By Jim Cline and Troy Thornton

In Tualatin Fire and Rescue District, 2020 BNA 1300, an Oregon Fire District implemented a 42-hour work schedule following failed negotiations with the International Association of Firefighters local representing a group of Oregon firefighters. Because the parties had specific CBA language requiring Union agreement for any schedule changes, Arbitrator Kenneth James Latsch ruled that Management violated the agreement when it implemented the new schedule without doing first gaining Union approval and ordered the payment of overtime as an appropriate remedy.

            Beginning with the contract covering 2012 through 2015, the parties’ CBA established two work schedules: a 40-hour workweek, and a shift schedule that consisted of 24 hours on-duty followed by 48 hours off-duty (as well as an off-duty Kelly day every ninth shift). During the negotiation of that CBA, TVFR accepted the Union’s proposal to limit schedule changes without first gaining the approval of the Union. In 2019, the parties agreed to a scheduling MOU due to now requirements posed by a change to Oregon law. Following the implementation of the MOU, Management established a new 42-hour work schedule for certain employees.

            The Union argued that the implementation of the new 42-hour work schedule, without first gaining the approval of the Union, violated the CBA between the parties. They relied upon the language negotiated for the 2012-2015 contract, which states that changes to the regular schedules would require “agreement between Labor and Management.” Additionally, the CBA contains language stating that employees working 40-hour schedules are owed overtime after working more than 40 hours in a seven-day stretch.

            Management attempted to rely on the plain language of both the CBA and MOU, claiming that they were not prohibited from implementing a 42-hour schedule, and met all of the CBA requirements for doing so. The employer also argued that the Union simply did not meet its burden of proving that their actions violated the CBA, which is typically required of the side claiming that there was a violation.

Arbitrator Latsch examined both the CBA and MOU to determine the “plain meaning” of the language contained in the documents. He found that the CBA language negotiated during the 2012-2015 contract cycle, specifically the language stating that there must be an “agreement between Labor and Management,” established stronger protections for the Union than the standard rule of law requiring bargaining to impasse over such issues.

In most cases, contracts deal with the parties’ mutual obligation to negotiate concerning the mandatory subjects of collective bargaining, wages, hours, and conditions of employment. Article 6.2.2 provides much stronger language, however. Article 6.2.2 specifies that pay and benefit accrual may be converted in an alternative workweek only after “agreement between Labor and Management”. In other words, the parties have recognized that there must be an agreement before changes could be made. This is more than the traditional requirement of bargaining to the point of impasse on a particular issue, and it narrows the Employer’s scope of action on any particular issue concerning alternative shift schedules.

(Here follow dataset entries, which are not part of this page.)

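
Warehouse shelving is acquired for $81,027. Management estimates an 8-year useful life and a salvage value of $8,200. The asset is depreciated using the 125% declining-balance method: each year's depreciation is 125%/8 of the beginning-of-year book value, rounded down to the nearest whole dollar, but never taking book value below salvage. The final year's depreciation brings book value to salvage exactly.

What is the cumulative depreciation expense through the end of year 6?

Depreciable base = $81,027 − $8,200 = $72,827.
Year 1: ⌊$81,027 × 125%/8⌋ = $12,660. Book value $68,367.
Year 2: ⌊$68,367 × 125%/8⌋ = $10,682. Book value $57,685.
Year 3: ⌊$57,685 × 125%/8⌋ = $9,013. Book value $48,672.
Year 4: ⌊$48,672 × 125%/8⌋ = $7,605. Book value $41,067.
Year 5: ⌊$41,067 × 125%/8⌋ = $6,416. Book value $34,651.
Year 6: ⌊$34,651 × 125%/8⌋ = $5,414. Book value $29,237.
Accumulated through year 6 = $81,027 − $29,237 = $51,790.

$51,790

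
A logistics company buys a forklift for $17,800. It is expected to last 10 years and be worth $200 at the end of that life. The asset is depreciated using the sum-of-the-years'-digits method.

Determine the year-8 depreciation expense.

$960

Depreciable base = $17,800 − $200 = $17,600.
Sum of the years' digits = 10+9+8+7+6+5+4+3+2+1 = 55.
Year 1: $17,600 × 10/55 = $3,200. Book value $14,600.
Year 2: $17,600 × 9/55 = $2,880. Book value $11,720.
Year 3: $17,600 × 8/55 = $2,560. Book value $9,160.
Year 4: $17,600 × 7/55 = $2,240. Book value $6,920.
Year 5: $17,600 × 6/55 = $1,920. Book value $5,000.
Year 6: $17,600 × 5/55 = $1,600. Book value $3,400.
Year 7: $17,600 × 4/55 = $1,280. Book value $2,120.
Year 8: $17,600 × 3/55 = $960. Book value $1,160.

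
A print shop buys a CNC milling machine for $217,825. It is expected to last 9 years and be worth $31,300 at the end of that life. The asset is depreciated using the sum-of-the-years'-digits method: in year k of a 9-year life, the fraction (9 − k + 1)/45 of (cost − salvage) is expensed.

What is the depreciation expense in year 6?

Depreciable base = $217,825 − $31,300 = $186,525.
Sum of the years' digits = 9+8+7+6+5+4+3+2+1 = 45.
Year 1: $186,525 × 9/45 = $37,305. Book value $180,520.
Year 2: $186,525 × 8/45 = $33,160. Book value $147,360.
Year 3: $186,525 × 7/45 = $29,015. Book value $118,345.
Year 4: $186,525 × 6/45 = $24,870. Book value $93,475.
Year 5: $186,525 × 5/45 = $20,725. Book value $72,750.
Year 6: $186,525 × 4/45 = $16,580. Book value $56,170.

$16,580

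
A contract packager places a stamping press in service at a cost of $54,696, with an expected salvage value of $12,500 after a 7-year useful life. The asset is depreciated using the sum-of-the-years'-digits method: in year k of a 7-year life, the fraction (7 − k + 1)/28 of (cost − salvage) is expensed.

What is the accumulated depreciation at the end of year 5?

$37,675

Depreciable base = $54,696 − $12,500 = $42,196.
Sum of the years' digits = 7+6+5+4+3+2+1 = 28.
Year 1: $42,196 × 7/28 = $10,549. Book value $44,147.
Year 2: $42,196 × 6/28 = $9,042. Book value $35,105.
Year 3: $42,196 × 5/28 = $7,535. Book value $27,570.
Year 4: $42,196 × 4/28 = $6,028. Book value $21,542.
Year 5: $42,196 × 3/28 = $4,521. Book value $17,021.
Accumulated through year 5 = $54,696 − $17,021 = $37,675.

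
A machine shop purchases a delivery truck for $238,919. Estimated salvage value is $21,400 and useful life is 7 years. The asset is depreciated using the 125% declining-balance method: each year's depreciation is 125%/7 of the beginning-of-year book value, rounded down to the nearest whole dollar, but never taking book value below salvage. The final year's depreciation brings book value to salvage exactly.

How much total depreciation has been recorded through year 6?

Depreciable base = $238,919 − $21,400 = $217,519.
Year 1: ⌊$238,919 × 125%/7⌋ = $42,664. Book value $196,255.
Year 2: ⌊$196,255 × 125%/7⌋ = $35,045. Book value $161,210.
Year 3: ⌊$161,210 × 125%/7⌋ = $28,787. Book value $132,423.
Year 4: ⌊$132,423 × 125%/7⌋ = $23,646. Book value $108,777.
Year 5: ⌊$108,777 × 125%/7⌋ = $19,424. Book value $89,353.
Year 6: ⌊$89,353 × 125%/7⌋ = $15,955. Book value $73,398.
Accumulated through year 6 = $238,919 − $73,398 = $165,521.

$165,521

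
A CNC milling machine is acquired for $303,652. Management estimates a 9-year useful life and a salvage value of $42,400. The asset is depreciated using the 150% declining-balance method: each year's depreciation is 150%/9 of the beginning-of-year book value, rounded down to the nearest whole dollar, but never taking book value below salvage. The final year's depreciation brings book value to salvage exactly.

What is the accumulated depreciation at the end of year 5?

Depreciable base = $303,652 − $42,400 = $261,252.
Year 1: ⌊$303,652 × 150%/9⌋ = $50,608. Book value $253,044.
Year 2: ⌊$253,044 × 150%/9⌋ = $42,174. Book value $210,870.
Year 3: ⌊$210,870 × 150%/9⌋ = $35,145. Book value $175,725.
Year 4: ⌊$175,725 × 150%/9⌋ = $29,287. Book value $146,438.
Year 5: ⌊$146,438 × 150%/9⌋ = $24,406. Book value $122,032.
Accumulated through year 5 = $303,652 − $122,032 = $181,620.

$181,620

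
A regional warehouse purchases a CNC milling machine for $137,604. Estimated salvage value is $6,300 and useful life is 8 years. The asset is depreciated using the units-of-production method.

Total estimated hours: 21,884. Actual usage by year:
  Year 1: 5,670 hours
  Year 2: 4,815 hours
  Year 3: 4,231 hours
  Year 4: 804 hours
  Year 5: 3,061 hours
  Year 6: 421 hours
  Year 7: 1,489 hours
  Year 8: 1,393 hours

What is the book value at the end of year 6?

Depreciable base = $137,604 − $6,300 = $131,304.
Rate = $131,304 / 21,884 hours = $6 per hour.
Year 1: 5,670 × $6 = $34,020. Book value $103,584.
Year 2: 4,815 × $6 = $28,890. Book value $74,694.
Year 3: 4,231 × $6 = $25,386. Book value $49,308.
Year 4: 804 × $6 = $4,824. Book value $44,484.
Year 5: 3,061 × $6 = $18,366. Book value $26,118.
Year 6: 421 × $6 = $2,526. Book value $23,592.

$23,592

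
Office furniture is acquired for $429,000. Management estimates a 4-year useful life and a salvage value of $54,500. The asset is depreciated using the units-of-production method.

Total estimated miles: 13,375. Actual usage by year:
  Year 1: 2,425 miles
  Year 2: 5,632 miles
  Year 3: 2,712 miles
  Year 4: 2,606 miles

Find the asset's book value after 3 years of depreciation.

$127,468

Depreciable base = $429,000 − $54,500 = $374,500.
Rate = $374,500 / 13,375 miles = $28 per mile.
Year 1: 2,425 × $28 = $67,900. Book value $361,100.
Year 2: 5,632 × $28 = $157,696. Book value $203,404.
Year 3: 2,712 × $28 = $75,936. Book value $127,468.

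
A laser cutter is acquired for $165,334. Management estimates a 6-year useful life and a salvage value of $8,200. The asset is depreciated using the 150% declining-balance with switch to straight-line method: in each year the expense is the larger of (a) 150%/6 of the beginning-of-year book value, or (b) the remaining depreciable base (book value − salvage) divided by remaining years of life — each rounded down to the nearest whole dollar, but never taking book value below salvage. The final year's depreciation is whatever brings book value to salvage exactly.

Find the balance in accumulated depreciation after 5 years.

Depreciable base = $165,334 − $8,200 = $157,134.
Year 1: DB = ⌊$165,334 × 150%/6⌋ = $41,333; SL = ⌊$157,134/6⌋ = $26,189 → take DB $41,333. Book value $124,001.
Year 2: DB = ⌊$124,001 × 150%/6⌋ = $31,000; SL = ⌊$115,801/5⌋ = $23,160 → take DB $31,000. Book value $93,001.
Year 3: DB = ⌊$93,001 × 150%/6⌋ = $23,250; SL = ⌊$84,801/4⌋ = $21,200 → take DB $23,250. Book value $69,751.
Year 4: DB = ⌊$69,751 × 150%/6⌋ = $17,437; SL = ⌊$61,551/3⌋ = $20,517 → take SL $20,517. Book value $49,234.
Year 5: DB = ⌊$49,234 × 150%/6⌋ = $12,308; SL = ⌊$41,034/2⌋ = $20,517 → take SL $20,517. Book value $28,717.
Accumulated through year 5 = $165,334 − $28,717 = $136,617.

$136,617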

            Because that language is clear, Arbitrator Latsch found that Management did in fact violate the CBA. In his ruling, he determined that Management had to discontinue its use of a 42-hour schedule and reinstate the schedule in place prior to the change. Additionally, Arbitrator Latsch ruled that employees must be made whole for any hours worked under the 42-hour schedule, which included overtime for any hours worked over 40 in a given week.

            It is noteworthy that the union also had a pending ULP complaint. Normally a unliteral change would be the subject of a ULP and absent clear “waiver” language, they would be successful on such a complaint on these facts. Presenting the issue here to an arbitrator did provide the union one additional remedy that may or may not have been extended from the ULP process — it was able to get overtime for hours worked under the unilaterally implemented schedule that exceeded the default under the CBA. This reflects the principle and practice of arbitrators to always find some type of meaningful remedy for any breach of contract.